The "occupation" theory collapsed in the face of the vision of a united Israel. In my youth, I heard this vision voiced in the campaign speeches of Likud leader Menachem Begin. Begin's strong belief in the unity of the Land of Israel was a wonderful mix of thousands of years of Jewish heritage, an affinity to the Jewish homeland and political realism anchored in a disillusioned analysis of the situation.
For years, however, I could not understand Begin's consent to recognize, as prime minister, the legitimate rights of the Palestinians, as stated in the peace agreement with Egypt. I once asked Yehiel Kadishai, Begin's close confidant, about it. His answer was that Begin believed that when the time would come to exercise those rights, the number of Jews living in the homeland, including Judea and Samaria, would nullify any possibility of giving territorial rights to the Palestinians within the Land of Israel -- rights that they never actually possessed.
These days, it is beginning to become clear that Begin was right on that issue as well. The spokespeople of the Israeli Left, who, for many years have been trying to convince the Israeli public that a return to 1967 borders will result in peace, have now accepted that a new, irreversible reality has emerged in Judea and Samaria.
Hundreds of thousands of Jews have built their homes in the historic Israeli homeland and every intelligent person understands that at this point they cannot be evacuated. Every life-loving Israeli living in Tel Aviv, Raanana or Netanya knows -- after the traumatic evacuation of the Gush Katif settlement bloc in Gaza -- that the settlers of Judea and Samaria are our guarantee that hostile enemies will not invade central Israel. The most leftist of the Israeli Left already knows that there is no point in signing peace agreements with collapsing, divided, unstable countries.
Prime Minister Benjamin Netanyahu, with his two-state vision, is trying to navigate the Jewish people through a hostile world. The world's sages are having trouble understanding why the Jews insist on surviving. How do you explain to the world that the Jews have been dreaming about this tiny piece of land for 2,000 years and are willing to fight for it for another 2,000 years?

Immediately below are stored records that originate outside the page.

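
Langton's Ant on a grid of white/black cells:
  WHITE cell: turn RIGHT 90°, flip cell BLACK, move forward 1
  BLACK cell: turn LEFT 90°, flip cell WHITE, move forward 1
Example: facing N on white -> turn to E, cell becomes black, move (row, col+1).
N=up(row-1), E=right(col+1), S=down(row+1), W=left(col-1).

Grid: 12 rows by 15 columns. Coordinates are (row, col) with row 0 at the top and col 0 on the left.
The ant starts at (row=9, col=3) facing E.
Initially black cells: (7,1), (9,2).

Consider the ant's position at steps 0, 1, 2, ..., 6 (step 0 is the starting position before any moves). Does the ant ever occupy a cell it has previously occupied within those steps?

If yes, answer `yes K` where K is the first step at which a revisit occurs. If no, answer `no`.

Step 1: on WHITE (9,3): turn R to S, flip to black, move to (10,3). |black|=3 — new cell
Step 2: on WHITE (10,3): turn R to W, flip to black, move to (10,2). |black|=4 — new cell
Step 3: on WHITE (10,2): turn R to N, flip to black, move to (9,2). |black|=5 — new cell
Step 4: on BLACK (9,2): turn L to W, flip to white, move to (9,1). |black|=4 — new cell
Step 5: on WHITE (9,1): turn R to N, flip to black, move to (8,1). |black|=5 — new cell
Step 6: on WHITE (8,1): turn R to E, flip to black, move to (8,2). |black|=6 — new cell
No revisit within 6 steps.

Answer: no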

People of truth know that the two-state solution is not feasible. The minimum that the Palestinians demand is much more than the maximum that the State of Israel is willing to give, without putting its very existence in jeopardy.
That is why, if Israel wants to survive, it must continue building in Judea and Samaria and around Jerusalem. Millions of Jews living in those regions will ensure our grasp on our homeland for all eternity. It is no dream -- many Jews in the world are already beginning to realize that the time has come for them, too, to return home.